February Local Wild Harvest of the Month – Jumbo Fluke

 

This fish meat has been brought to you directly from the neighboring bodies of water consisting of Narragansett Bay of local Rhode Island. This flat fish species was caught this past weekend and loaded off the fishing vessel at Narragansett Bay Lobsters Co.’s dock. Directly after being loaded off the vessel, the fish was then filleted Sunday (2/18/2018) at the facility of Narragansett Bay Lobsters Co.; at this facility the whole fish product was then filleted, cleaned, and packaged to then be shipped to our Dining Services Warehouse this Monday (2/19/2018).

Once delivered to our warehouse it was stored on ice and in refrigeration until it was then brought to both Mainfare and Butterfield dining halls. It was then prepared on Wednesday of this week to be served at both of our dining halls that same night (2/21/2018).

Fluke is a very tasty and light fish to eat, and can be prepared many ways some of which are simple and some that are not. This is our first time sourcing local Fluke as it is just starting to be harvested in some more deeper waters off Narragansett Bay, and because this year being the first year of the Local, Wild Harvested Fish Meals dining is executing.

This fish meat is fresh from the sea and most importantly never frozen because of the short supply chain in which the fish was captured and then distributed on. This meal is a sustainable meal because its sourcing came locally from within the state of Rhode Island, and even more locally so because it was unloaded at a dock in Narragansett, Rhode Island. This meal can also take a label of sustainable because of the reasoning that Fluke was a locally abundant fish during this time of the year for this current year, which means that we are not reducing stock populations of this fish and hurting its future growth in generations to come. Collaborating with local fish harvesters is a goal of URI Dining Services to source fish that is abundant, in season, fresh, and sustainable for our customers here at URI.

Fluke is an interesting fish because it is also a Flounder! “ALL FLUKE ARE FLOUNDER, BUT NOT ALL FLOUNDER ARE FLUKE!” Both Fluke and Flounder are both fish that are categorized within the flat-fish species, because their face is on one side of the fish. Flounder are more abundant and frequently caught because simply there are more species of flat-fish that are categorized as Flounder. What makes a Fluke a Fluke is the aspect that they develop during the larval stages of their lives with their faces laying left-side up. Flukes also have teeth to hunt their prey, whereas Flounders do not have teeth. Flounders are different from Flukes because their faces lie right-side up in larval development. Typically, Flukes are more abundant closer to and during the warmer summer months of the year, which allows them to be labeled and identified as a “Summer Flounder.” Flounders are often found during more cold and wintery months, which allows them to to be labeled and identified as a “Winter Flounder”. There are many different types of Flat Fish species of fish, but only a small percentage of them can be considered Fluke. So always remember to, “Flounder if it’s a Fluke!!!”

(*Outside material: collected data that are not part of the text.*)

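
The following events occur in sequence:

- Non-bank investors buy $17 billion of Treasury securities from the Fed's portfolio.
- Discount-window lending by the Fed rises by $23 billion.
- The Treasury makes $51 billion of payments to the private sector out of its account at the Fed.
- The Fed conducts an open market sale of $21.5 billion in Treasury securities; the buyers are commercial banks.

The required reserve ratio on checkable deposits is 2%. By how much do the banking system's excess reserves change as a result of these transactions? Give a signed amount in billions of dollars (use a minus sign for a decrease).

+$34.82 billion

Asset sale (to non-banks) $17 billion: reserves −$17B, deposits −$17B.
Discount-window loan $23 billion: reserves +$23B, deposits 0.
Government spending $51 billion: reserves +$51B, deposits +$51B.
OMO sale (to banks) $21.5 billion: reserves −$21.5B, deposits 0.
Totals: Δreserves = +$35.5B, Δdeposits = +$34B.
Δrequired reserves = 2% × +$34B = +$0.68B.
Δexcess reserves = Δreserves − Δrequired = +$35.5B − (+$0.68B) = +$34.82 billion.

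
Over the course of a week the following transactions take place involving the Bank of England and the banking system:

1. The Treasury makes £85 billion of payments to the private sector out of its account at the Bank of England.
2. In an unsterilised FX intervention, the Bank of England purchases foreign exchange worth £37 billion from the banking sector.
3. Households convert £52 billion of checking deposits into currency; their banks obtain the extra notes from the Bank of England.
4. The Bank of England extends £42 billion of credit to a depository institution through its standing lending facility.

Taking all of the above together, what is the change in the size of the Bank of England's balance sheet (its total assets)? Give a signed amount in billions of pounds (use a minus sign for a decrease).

+£79 billion

Government spending £85 billion: only the composition of liabilities changes → 0.
FX purchase £37 billion: a Bank of England asset is acquired → +£37B.
Currency withdrawal £52 billion: only the composition of liabilities changes → 0.
Discount-window loan £42 billion: a Bank of England asset is acquired → +£42B.
Net: 0 + 37 + 0 + 42 = +£79 billion.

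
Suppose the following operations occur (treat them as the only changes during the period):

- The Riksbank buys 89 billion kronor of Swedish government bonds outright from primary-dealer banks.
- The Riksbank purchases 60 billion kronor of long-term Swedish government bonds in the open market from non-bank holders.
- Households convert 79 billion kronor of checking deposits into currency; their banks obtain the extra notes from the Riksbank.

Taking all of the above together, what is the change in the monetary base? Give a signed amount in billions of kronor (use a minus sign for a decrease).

Riksbank balance sheet:
  Assets:      Securities +149B
  Liabilities: Bank reserves +70B, Currency in circulation +79B
Commercial banking system:
  Assets:      Reserves at CB +70B, Securities −89B
  Liabilities: Checkable deposits −19B
Monetary base = currency + reserves: +79B + (+70B) = +149 billion.

+149 billion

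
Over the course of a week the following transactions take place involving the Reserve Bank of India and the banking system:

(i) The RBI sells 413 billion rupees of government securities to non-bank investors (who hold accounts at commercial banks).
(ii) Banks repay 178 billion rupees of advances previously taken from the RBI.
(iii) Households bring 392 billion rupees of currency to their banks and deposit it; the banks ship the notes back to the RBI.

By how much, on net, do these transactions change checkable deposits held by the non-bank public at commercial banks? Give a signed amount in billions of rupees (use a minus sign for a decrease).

-21 billion

Asset sale (to non-banks) 413 billion rupees: non-bank counterparties' bank balances fall → −413B.
Discount-window repayment 178 billion rupees: the counterparty is a bank, so public deposits are unchanged → 0.
Currency deposit 392 billion rupees: non-bank counterparties' bank balances rise → +392B.
Net: −413 + 0 + 392 = -21 billion.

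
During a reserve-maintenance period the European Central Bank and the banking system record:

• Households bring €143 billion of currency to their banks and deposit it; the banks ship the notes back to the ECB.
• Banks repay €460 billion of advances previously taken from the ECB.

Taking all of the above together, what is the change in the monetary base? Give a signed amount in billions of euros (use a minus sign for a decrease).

ECB balance sheet:
  Assets:      Loans to banks −€460B
  Liabilities: Bank reserves −€317B, Currency in circulation −€143B
Commercial banking system:
  Assets:      Reserves at CB −€317B
  Liabilities: Checkable deposits +€143B, Borrowings from CB −€460B
Monetary base = currency + reserves: −€143B + (−€317B) = -€460 billion.

-€460 billion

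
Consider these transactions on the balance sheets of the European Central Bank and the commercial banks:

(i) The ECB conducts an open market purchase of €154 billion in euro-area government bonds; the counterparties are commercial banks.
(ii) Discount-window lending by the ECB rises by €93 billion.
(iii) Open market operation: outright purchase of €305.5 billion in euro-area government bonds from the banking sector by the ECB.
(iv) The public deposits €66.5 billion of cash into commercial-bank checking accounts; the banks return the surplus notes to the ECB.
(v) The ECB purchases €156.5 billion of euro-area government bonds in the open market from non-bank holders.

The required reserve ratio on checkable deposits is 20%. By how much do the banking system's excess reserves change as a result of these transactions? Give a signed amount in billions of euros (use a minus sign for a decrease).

OMO purchase (from banks) €154 billion: reserves +€154B, deposits 0.
Discount-window loan €93 billion: reserves +€93B, deposits 0.
OMO purchase (from banks) €305.5 billion: reserves +€305.5B, deposits 0.
Currency deposit €66.5 billion: reserves +€66.5B, deposits +€66.5B.
Asset purchase (from non-banks) €156.5 billion: reserves +€156.5B, deposits +€156.5B.
Totals: Δreserves = +€775.5B, Δdeposits = +€223B.
Δrequired reserves = 20% × +€223B = +€44.6B.
Δexcess reserves = Δreserves − Δrequired = +€775.5B − (+€44.6B) = +€730.9 billion.

+€730.9 billion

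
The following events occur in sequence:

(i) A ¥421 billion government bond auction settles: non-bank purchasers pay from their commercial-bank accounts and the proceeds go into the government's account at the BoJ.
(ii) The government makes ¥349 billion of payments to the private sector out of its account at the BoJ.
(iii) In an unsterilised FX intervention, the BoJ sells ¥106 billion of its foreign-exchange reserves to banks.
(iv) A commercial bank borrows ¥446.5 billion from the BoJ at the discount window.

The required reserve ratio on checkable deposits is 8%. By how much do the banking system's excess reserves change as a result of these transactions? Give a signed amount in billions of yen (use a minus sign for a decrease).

+¥274.26 billion

Government account inflow ¥421 billion: reserves −¥421B, deposits −¥421B.
Government spending ¥349 billion: reserves +¥349B, deposits +¥349B.
FX sale ¥106 billion: reserves −¥106B, deposits 0.
Discount-window loan ¥446.5 billion: reserves +¥446.5B, deposits 0.
Totals: Δreserves = +¥268.5B, Δdeposits = −¥72B.
Δrequired reserves = 8% × −¥72B = −¥5.76B.
Δexcess reserves = Δreserves − Δrequired = +¥268.5B − (−¥5.76B) = +¥274.26 billion.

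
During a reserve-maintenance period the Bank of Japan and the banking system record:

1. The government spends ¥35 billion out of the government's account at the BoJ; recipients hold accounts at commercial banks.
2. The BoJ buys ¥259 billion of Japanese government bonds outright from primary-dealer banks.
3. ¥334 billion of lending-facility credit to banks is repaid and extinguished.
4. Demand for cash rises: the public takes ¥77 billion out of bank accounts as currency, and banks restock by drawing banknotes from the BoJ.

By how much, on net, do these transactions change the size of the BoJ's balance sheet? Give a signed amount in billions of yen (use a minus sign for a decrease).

-¥75 billion

BoJ balance sheet:
  Assets:      Securities +¥259B, Loans to banks −¥334B
  Liabilities: Bank reserves −¥117B, Currency in circulation +¥77B, Government deposits −¥35B
Change in total BoJ assets = -¥75 billion.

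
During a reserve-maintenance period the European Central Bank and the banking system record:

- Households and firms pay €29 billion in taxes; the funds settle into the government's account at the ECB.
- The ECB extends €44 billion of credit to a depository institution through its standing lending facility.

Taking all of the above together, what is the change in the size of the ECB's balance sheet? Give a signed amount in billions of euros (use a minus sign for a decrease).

Government account inflow €29 billion: only the composition of liabilities changes → 0.
Discount-window loan €44 billion: an ECB asset is acquired → +€44B.
Net: 0 + 44 = +€44 billion.

+€44 billion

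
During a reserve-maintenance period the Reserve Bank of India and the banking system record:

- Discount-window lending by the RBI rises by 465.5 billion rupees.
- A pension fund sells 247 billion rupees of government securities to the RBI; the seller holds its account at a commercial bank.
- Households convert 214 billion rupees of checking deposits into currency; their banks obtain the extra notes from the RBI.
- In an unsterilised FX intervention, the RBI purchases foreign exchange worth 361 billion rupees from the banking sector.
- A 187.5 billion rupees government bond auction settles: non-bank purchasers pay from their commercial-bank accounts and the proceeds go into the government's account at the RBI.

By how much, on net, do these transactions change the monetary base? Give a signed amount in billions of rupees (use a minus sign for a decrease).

+886 billion

Discount-window loan 465.5 billion rupees: RBI balance sheet expands → +465.5B.
Asset purchase (from non-banks) 247 billion rupees: RBI balance sheet expands → +247B.
Currency withdrawal 214 billion rupees: just a shift between currency and reserves — both are base money → 0.
FX purchase 361 billion rupees: RBI balance sheet expands → +361B.
Government account inflow 187.5 billion rupees: reserves shift to a non-base liability → −187.5B.
Net: 465.5 + 247 + 0 + 361 − 187.5 = +886 billion.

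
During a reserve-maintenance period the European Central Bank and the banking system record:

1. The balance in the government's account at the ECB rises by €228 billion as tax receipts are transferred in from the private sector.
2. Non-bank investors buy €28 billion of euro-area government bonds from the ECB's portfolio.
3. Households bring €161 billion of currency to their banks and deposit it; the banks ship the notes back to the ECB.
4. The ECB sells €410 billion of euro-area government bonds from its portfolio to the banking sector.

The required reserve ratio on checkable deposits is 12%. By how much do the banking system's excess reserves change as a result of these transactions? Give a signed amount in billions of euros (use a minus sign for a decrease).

-€493.6 billion

Government account inflow €228 billion: reserves −€228B, deposits −€228B.
Asset sale (to non-banks) €28 billion: reserves −€28B, deposits −€28B.
Currency deposit €161 billion: reserves +€161B, deposits +€161B.
OMO sale (to banks) €410 billion: reserves −€410B, deposits 0.
Totals: Δreserves = −€505B, Δdeposits = −€95B.
Δrequired reserves = 12% × −€95B = −€11.4B.
Δexcess reserves = Δreserves − Δrequired = −€505B − (−€11.4B) = -€493.6 billion.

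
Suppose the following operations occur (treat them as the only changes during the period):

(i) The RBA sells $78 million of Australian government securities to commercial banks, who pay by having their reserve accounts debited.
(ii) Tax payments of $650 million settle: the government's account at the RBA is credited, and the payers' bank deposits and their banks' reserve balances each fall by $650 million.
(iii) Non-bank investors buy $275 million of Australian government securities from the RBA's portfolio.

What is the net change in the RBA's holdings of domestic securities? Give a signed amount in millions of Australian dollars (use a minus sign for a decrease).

-$353 million

RBA balance sheet:
  Assets:      Securities −$353M
  Liabilities: Bank reserves −$1003M, Government deposits +$650M
So the change in the RBA's holdings of domestic securities is -$353 million.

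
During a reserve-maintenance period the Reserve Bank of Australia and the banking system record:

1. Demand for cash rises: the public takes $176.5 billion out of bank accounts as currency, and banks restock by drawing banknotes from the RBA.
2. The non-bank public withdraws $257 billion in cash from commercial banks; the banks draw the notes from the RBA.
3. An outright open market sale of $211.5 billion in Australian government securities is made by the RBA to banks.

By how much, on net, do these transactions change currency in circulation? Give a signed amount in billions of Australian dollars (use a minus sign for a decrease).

+$433.5 billion

RBA balance sheet:
  Assets:      Securities −$211.5B
  Liabilities: Bank reserves −$645B, Currency in circulation +$433.5B
Commercial banking system:
  Assets:      Reserves at CB −$645B, Securities +$211.5B
  Liabilities: Checkable deposits −$433.5B
So the change in currency in circulation is +$433.5 billion.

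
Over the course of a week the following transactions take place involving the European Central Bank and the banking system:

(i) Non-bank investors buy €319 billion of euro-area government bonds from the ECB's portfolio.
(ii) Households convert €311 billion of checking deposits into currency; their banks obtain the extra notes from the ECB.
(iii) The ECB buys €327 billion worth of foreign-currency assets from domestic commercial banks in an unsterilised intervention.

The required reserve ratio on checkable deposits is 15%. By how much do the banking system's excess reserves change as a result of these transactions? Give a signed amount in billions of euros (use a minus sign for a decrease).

Asset sale (to non-banks) €319 billion: reserves −€319B, deposits −€319B.
Currency withdrawal €311 billion: reserves −€311B, deposits −€311B.
FX purchase €327 billion: reserves +€327B, deposits 0.
Totals: Δreserves = −€303B, Δdeposits = −€630B.
Δrequired reserves = 15% × −€630B = −€94.5B.
Δexcess reserves = Δreserves − Δrequired = −€303B − (−€94.5B) = -€208.5 billion.

-€208.5 billion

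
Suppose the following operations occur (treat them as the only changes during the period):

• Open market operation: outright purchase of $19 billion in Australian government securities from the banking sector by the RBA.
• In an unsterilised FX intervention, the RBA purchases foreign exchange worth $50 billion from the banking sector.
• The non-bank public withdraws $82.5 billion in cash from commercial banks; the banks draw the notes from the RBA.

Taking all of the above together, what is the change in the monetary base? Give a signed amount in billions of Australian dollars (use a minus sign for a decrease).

+$69 billion

OMO purchase (from banks) $19 billion: RBA balance sheet expands → +$19B.
FX purchase $50 billion: RBA balance sheet expands → +$50B.
Currency withdrawal $82.5 billion: just a shift between currency and reserves — both are base money → 0.
Net: 19 + 50 + 0 = +$69 billion.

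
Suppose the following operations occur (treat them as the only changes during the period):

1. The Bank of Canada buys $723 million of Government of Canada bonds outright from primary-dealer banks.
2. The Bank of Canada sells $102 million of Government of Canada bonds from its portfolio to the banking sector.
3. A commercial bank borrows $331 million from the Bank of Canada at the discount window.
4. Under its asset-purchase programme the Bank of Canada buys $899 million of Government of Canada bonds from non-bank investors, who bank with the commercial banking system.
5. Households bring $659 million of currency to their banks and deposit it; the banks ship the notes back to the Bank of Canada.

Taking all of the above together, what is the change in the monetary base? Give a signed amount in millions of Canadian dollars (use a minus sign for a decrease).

+$1851 million

OMO purchase (from banks) $723 million: Bank of Canada balance sheet expands → +$723M.
OMO sale (to banks) $102 million: Bank of Canada balance sheet contracts → −$102M.
Discount-window loan $331 million: Bank of Canada balance sheet expands → +$331M.
Asset purchase (from non-banks) $899 million: Bank of Canada balance sheet expands → +$899M.
Currency deposit $659 million: just a shift between currency and reserves — both are base money → 0.
Net: 723 − 102 + 331 + 899 + 0 = +$1851 million.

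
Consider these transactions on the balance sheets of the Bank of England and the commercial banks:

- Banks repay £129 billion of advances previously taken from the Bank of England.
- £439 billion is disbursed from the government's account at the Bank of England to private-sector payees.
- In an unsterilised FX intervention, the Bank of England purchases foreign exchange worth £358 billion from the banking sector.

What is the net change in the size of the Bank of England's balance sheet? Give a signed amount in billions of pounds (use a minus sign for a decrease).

Discount-window repayment £129 billion: a Bank of England asset is shed → −£129B.
Government spending £439 billion: only the composition of liabilities changes → 0.
FX purchase £358 billion: a Bank of England asset is acquired → +£358B.
Net: −129 + 0 + 358 = +£229 billion.

+£229 billion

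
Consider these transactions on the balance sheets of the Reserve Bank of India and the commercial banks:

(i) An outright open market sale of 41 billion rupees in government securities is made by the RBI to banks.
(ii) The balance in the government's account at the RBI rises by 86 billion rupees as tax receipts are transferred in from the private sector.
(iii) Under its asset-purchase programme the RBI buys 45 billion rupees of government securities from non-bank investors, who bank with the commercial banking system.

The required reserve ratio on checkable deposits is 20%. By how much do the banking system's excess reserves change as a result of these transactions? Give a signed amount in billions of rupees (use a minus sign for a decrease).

-73.8 billion

OMO sale (to banks) 41 billion rupees: reserves −41B, deposits 0.
Government account inflow 86 billion rupees: reserves −86B, deposits −86B.
Asset purchase (from non-banks) 45 billion rupees: reserves +45B, deposits +45B.
Totals: Δreserves = −82B, Δdeposits = −41B.
Δrequired reserves = 20% × −41B = −8.2B.
Δexcess reserves = Δreserves − Δrequired = −82B − (−8.2B) = -73.8 billion.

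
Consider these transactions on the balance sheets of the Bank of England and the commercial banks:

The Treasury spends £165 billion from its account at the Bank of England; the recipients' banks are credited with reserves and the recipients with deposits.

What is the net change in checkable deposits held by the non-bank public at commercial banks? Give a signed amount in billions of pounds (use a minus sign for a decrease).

+£165 billion

Bank of England balance sheet:
  Assets:      no change
  Liabilities: Bank reserves +£165B, Government deposits −£165B
Commercial banking system:
  Assets:      Reserves at CB +£165B
  Liabilities: Checkable deposits +£165B
So the change in checkable deposits held by the non-bank public at commercial banks is +£165 billion.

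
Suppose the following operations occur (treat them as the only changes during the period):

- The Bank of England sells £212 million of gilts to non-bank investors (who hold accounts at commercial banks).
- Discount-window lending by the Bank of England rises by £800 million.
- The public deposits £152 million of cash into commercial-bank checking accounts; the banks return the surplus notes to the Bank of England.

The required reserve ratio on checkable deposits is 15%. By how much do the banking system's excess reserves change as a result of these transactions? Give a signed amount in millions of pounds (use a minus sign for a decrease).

+£749 million

Asset sale (to non-banks) £212 million: reserves −£212M, deposits −£212M.
Discount-window loan £800 million: reserves +£800M, deposits 0.
Currency deposit £152 million: reserves +£152M, deposits +£152M.
Totals: Δreserves = +£740M, Δdeposits = −£60M.
Δrequired reserves = 15% × −£60M = −£9M.
Δexcess reserves = Δreserves − Δrequired = +£740M − (−£9M) = +£749 million.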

We hope to increase the percentage of our locally sourced seafood as much as possible because seafood is one of Rhode Island’s best niches! We also want to provide great tasting fish that the population of URI’s campus can try and enjoy. We are working on executing meals such as these more frequently as we move from year to year. This will greatly increase the percentage our locally sourced seafood products we serve, as well as our total sustainable food purchasing power. If there are any suggestions please provide feedback on these local meals, and somethings we can do better while this sustainable seafood harvesting initiative grows!

This fish is also in season and extremely abundant during this time of year which also makes it a sustainable meal because we are not compromising the ecosystem in which these fish live in and came from. This year we will be doing locally sourced fish meals every month in order to begin to source more local and fresh foods to be served to the faculty and student body here at URI. These meals will be fresh and deliciously prepared, so please come down and try out the fish meat that will be present at these monthly dinners. And remember EAT LOCAL URI!!